Avant l’arrivée des téléphones portables et d’Internet, la formation des journalistes débutants était assurée en partie par les chefs de service et les anciens. « Aujourd’hui, le rythme des rédactions est trop rapide », affirme Elhame Medjahed, la directrice pédagogique de l’ESJ Paris et il ne suffit plus comme autrefois d’être curieux, malin, réactif et d’avoir une bonne plume pour prétendre à un poste de reporter sans avoir le diplôme. Une formation est fortement recommandée avant d’aller proposer ses services à une rédaction. Celles-ci sont nombreuses sur tout le territoire.
 

On y apprend à écrire, à parler à la radio, à présenter un journal télé, mais aussi à repérer fake news et manipulations et surtout à ne jamais déroger aux règles de déontologie qui ré-gissent la profession.

800 candidats dont 70 retenus

Sur l’ensemble des centres de formation (83 recensés par Wikipédia !), seuls 14 sont reconnus par la profession. Elles sont réunies au sein de la CEJ, la Conférence des Ecoles du Journalisme, et présentent de très bons taux d’insertion. « Au CFJ, 95% des diplômés exercent la profession de journaliste aux mois après la sortie de l’école », précise sa directrice. Contrairement à l’ESJ Paris qui accepte les bacheliers, le CFJ accueille des étudiants d’un niveau BAC +3 mais sans limite d’âge. Située à Paris avec une antenne à Lyon, l’école reçoit chaque année 800 candidats, mais n’en retient que 70 pour une formation de deux ans. Au CFJ Paris, le principe éducatif n’a pas changé depuis la création de l’école en 1946. Ce sera pour les étudiants de la 78ème promotion comme pour la première, « une immersion comme dans une vraie rédaction » orchestrée par des anciens élèves en poste dans de grands médias. On y apprend à écrire, à parler à la radio, à présenter un journal télé, mais aussi à repérer fake news et manipulations et surtout à ne jamais déroger aux règles de déontologie qui régissent la profession. « Quand on travaille dans l’urgence, il faut savoir trouver les bonnes sources, les recouper et parfois même les protéger, dit Stéphanie Lebrun. Cela s’apprend ».

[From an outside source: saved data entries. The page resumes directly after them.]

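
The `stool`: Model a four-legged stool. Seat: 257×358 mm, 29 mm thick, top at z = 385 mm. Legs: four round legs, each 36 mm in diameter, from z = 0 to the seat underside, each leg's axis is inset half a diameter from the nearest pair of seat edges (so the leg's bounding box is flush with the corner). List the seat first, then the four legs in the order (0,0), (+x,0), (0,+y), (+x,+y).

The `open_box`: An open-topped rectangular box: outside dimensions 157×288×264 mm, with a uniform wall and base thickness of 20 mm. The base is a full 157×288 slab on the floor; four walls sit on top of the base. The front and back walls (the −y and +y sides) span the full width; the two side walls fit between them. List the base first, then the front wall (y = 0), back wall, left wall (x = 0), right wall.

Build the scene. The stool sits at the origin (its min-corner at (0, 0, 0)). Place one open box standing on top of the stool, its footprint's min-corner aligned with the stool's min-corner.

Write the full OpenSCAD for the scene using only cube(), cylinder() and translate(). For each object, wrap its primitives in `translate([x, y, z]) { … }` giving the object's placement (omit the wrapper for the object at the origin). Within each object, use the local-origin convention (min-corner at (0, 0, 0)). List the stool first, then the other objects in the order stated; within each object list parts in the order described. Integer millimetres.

translate([0, 0, 356]) cube([257, 358, 29]);
translate([18, 18, 0]) cylinder(h = 356, r = 18);
translate([239, 18, 0]) cylinder(h = 356, r = 18);
translate([18, 340, 0]) cylinder(h = 356, r = 18);
translate([239, 340, 0]) cylinder(h = 356, r = 18);
translate([0, 0, 385]) {
  cube([157, 288, 20]);
  translate([0, 0, 20]) cube([157, 20, 244]);
  translate([0, 268, 20]) cube([157, 20, 244]);
  translate([0, 20, 20]) cube([20, 248, 244]);
  translate([137, 20, 20]) cube([20, 248, 244]);
}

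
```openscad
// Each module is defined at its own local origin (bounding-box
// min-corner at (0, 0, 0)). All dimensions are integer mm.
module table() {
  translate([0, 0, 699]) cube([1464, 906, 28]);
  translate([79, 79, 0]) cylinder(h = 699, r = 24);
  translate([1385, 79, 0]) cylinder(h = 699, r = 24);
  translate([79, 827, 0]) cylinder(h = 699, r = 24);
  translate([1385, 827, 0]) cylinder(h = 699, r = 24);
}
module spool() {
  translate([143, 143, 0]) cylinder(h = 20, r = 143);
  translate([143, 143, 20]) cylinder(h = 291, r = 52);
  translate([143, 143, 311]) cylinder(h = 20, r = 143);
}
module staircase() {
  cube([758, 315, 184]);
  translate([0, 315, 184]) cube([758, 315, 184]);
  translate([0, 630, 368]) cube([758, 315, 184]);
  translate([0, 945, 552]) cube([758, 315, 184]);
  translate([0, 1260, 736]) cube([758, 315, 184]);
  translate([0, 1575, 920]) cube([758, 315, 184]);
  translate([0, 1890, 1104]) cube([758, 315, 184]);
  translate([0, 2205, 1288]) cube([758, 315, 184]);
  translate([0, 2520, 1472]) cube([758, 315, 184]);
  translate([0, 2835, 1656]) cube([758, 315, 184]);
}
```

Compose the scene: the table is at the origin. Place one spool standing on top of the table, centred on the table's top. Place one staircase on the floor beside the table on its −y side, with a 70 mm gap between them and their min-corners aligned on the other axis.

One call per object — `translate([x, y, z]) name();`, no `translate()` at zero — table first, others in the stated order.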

Explosion des contrats d’alternance

La fiche ONISEP qui détaille les nombreux métiers du journalisme est parfaitement claire sur les difficultés à s’insérer dans cette profession. « Pas de débouchés », « la précarité est la règle » peut-on lire dans les première lignes de la présentation. Les écoles de journalisme ne garantissent pas un emploi avec le diplôme mais elles font tout pour connecter l’étudiant au réseau des anciens afin de faciliter leurs recherches d’un poste ou de piges. Les stages de fin d’année dans une entreprise de presse portent évidemment l’espoir d’y rester. En 2011, les contrats de formation en alternance ne représentaient que 128 demandeurs de la carte de presse. En 2021, ils étaient trois fois plus nombreux. Ce type d’apprentissage est aujourd’hui une vraie solution pour mettre un pied dans une rédaction.

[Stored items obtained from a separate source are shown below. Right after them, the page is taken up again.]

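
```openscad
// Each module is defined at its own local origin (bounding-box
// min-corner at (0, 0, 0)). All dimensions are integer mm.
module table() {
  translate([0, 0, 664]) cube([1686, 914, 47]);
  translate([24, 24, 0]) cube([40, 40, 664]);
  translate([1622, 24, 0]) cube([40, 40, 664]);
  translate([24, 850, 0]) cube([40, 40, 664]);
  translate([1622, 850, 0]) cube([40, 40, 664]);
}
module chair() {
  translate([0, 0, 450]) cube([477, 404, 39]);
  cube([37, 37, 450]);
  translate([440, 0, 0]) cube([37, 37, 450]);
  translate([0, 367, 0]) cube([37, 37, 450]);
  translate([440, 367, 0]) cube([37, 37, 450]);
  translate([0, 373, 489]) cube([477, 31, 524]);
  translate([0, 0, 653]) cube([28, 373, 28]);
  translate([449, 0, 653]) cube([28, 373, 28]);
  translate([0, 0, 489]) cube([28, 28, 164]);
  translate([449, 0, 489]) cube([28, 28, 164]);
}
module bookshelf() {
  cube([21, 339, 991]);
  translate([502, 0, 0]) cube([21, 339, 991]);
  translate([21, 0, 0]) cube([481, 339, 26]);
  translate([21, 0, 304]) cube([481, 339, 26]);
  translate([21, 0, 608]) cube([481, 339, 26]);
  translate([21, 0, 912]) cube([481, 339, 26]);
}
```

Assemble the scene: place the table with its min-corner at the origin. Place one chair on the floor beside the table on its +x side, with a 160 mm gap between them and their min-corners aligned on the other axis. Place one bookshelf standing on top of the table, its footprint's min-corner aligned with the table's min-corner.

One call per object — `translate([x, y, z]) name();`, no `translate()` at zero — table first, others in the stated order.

table();
translate([1846, 0, 0]) chair();
translate([0, 0, 711]) bookshelf();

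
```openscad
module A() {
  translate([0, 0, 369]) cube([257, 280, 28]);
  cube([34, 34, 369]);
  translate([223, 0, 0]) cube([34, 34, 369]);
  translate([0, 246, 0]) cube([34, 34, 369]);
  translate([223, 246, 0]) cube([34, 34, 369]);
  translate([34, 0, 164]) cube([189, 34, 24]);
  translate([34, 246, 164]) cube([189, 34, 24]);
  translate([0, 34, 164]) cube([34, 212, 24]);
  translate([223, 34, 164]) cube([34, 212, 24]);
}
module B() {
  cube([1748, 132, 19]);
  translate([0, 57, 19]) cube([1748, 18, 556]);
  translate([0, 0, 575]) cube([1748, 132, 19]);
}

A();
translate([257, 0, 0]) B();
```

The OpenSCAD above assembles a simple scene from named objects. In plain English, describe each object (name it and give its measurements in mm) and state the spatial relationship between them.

A is a four-legged stool. The seat is 257×280 mm, 28 mm thick, top at z = 397 mm. It stands on four square legs, each 34×34 mm in cross-section, from z = 0 to the seat underside, each flush with a corner of the seat. Four stretchers, 34 mm wide and 24 mm tall, connect adjacent legs with their undersides at z = 164 mm, each running between the inner faces of the legs it joins and aligned with the legs' outer faces on the other axis.

B is an I-beam lying along x, 1748 mm long. Overall section height 594 mm. Two flanges 132 mm wide (y) and 19 mm thick, one on the floor and one at the top; a web 18 mm thick runs between them, centred on the flange width.

The I-beam is against the stool's +x side, with their −y faces flush.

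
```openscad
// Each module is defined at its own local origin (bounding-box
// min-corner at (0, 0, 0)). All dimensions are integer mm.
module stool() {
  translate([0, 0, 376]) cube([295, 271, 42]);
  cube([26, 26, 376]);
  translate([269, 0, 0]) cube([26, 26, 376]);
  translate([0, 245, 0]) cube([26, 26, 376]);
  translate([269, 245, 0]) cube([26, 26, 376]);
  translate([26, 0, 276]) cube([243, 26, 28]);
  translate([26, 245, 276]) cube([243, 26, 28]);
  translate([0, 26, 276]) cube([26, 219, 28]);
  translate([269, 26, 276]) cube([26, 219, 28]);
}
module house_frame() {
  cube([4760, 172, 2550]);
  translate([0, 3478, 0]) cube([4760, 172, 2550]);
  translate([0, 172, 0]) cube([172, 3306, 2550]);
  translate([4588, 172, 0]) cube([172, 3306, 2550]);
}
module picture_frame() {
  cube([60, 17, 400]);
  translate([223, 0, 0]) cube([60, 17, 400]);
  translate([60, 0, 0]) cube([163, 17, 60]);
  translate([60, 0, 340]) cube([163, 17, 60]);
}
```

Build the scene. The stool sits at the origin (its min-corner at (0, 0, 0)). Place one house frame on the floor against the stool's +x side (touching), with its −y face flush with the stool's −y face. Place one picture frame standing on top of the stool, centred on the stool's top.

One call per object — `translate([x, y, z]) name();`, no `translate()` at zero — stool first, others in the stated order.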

Un métier qui fait toujours rêver

En dépit d’un horizon bouché côté emploi, le métier de journaliste fait toujours rêver. « Ce qui attire les jeunes, c’est d’abord la télévision et le sport, dit Elhame Medjahed, qui organise à l’ESJ Paris des journées portes ouvertes à celles et ceux qui envisagent de se lancer dans l’aventure. On y croise des futurs bacheliers qui viennent avec leurs parents avec l’espoir d’être un jour commentateur sportif ou grand reporter de guerre. Les risques professionnels bien expliqués par MétierScope comme l’exposition à des zones toxiques, des horaires compliqués en fin de semaine ou les jours fériés ne découragent pas les nombreux candidats. Véritable antidote à l’ennui et à la banalité, le métier de journaliste s’exerce avant tout par passion.